We are failing your build and will give you one (1) opportunity to remove all content that you do not have the rights to from your build.
If you fail to remove all such content, we will not be able to ship your game on Steam, and this app will be banned.”
The dev says he “improved” the pieces by hand so they were no longer obviously AI-generated, but he was rejected again.
If this is an actual policy, one that Steam has not publicly announced, it would be a significant moment in the use of AI for creative work in the video game industry. The move is being celebrated by many gamedevs and artists, but proponents of AI think Steam is fighting an inevitable tide, and they’re wondering how AI assets can always be spotted, given that we have evolved past the initial Midjourney six-fingered monstrosities of the early days. Artists may be able to tell, but can Steam’s game reviewers?

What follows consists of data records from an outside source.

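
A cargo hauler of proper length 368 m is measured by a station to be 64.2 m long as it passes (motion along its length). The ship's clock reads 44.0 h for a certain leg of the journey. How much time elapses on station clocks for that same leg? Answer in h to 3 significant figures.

Length contraction ⇒ γ = L₀/L = 368/64.2 = 5.7321
Time dilation: Δt = γτ₀ = 5.7321 × 44.0 h = 252 h

Δt ≈ 252 h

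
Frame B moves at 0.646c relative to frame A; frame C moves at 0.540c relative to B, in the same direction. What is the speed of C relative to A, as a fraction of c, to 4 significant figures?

Compose boost 2: (0.540 + 0.646)/(1 + 0.540×0.646) = 1.186/1.34884 = 0.8793

u ≈ 0.8793c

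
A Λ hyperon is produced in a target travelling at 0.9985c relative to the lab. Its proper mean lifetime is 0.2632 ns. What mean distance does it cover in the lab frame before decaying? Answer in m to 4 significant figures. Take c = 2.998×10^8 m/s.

γ = 1/√(1 − 0.9985²) = 18.2643
Dilated lifetime: Δt = γτ₀ = 18.2643 × 0.2632 ns = 4.80716 ns
d = vΔt = 0.9985c × 4.80716 ns = 2.99350×10^8 m/s × 4.80716×10^-9 s = 1.439 m

d ≈ 1.439 m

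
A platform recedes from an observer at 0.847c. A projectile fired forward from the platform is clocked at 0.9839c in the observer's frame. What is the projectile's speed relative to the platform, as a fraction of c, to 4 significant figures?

u' ≈ 0.8215c

Inverse velocity addition: u' = (u − v)/(1 − uv/c²)
= (0.9839 − 0.847)/(1 − 0.9839×0.847) = 0.1369/0.166637 = 0.8215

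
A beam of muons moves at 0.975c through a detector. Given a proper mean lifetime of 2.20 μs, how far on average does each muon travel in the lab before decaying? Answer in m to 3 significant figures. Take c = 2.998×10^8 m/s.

γ = 1/√(1 − 0.975²) = 4.5004
Dilated lifetime: Δt = γτ₀ = 4.5004 × 2.20 μs = 9.9008 μs
d = vΔt = 0.975c × 9.9008 μs = 2.9230×10^8 m/s × 9.9008×10^-6 s = 2890 m

d ≈ 2890 m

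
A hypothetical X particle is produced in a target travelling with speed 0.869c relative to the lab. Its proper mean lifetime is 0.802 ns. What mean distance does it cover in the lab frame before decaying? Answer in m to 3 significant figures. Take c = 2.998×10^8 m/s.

γ = 1/√(1 − 0.869²) = 2.0210
Dilated lifetime: Δt = γτ₀ = 2.0210 × 0.802 ns = 1.6208 ns
d = vΔt = 0.869c × 1.6208 ns = 2.6053×10^8 m/s × 1.6208×10^-9 s = 0.422 m

d ≈ 0.422 m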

The issues around copyright are indeed nebulous right now. It’s pretty common knowledge that generative AI is trained on millions of images, most pulled from artists without their permission. But the final products are not things you can take and point to one specific artist or image and say it’s cloning that directly, unless your image uses say, copyrighted characters like superheroes. But Valve is saying it’s all too unclear right now, and so they’re not accept games using AI assets, or at least AI assets they can spot.
We’ll see how this policy evolves, and if Valve has anything specific to say about it. Valve has previously banned web3/crypto/blockchain games when that trend was on the rise, and they seem to be cementing what they believe is right in gamedev and what is wrong.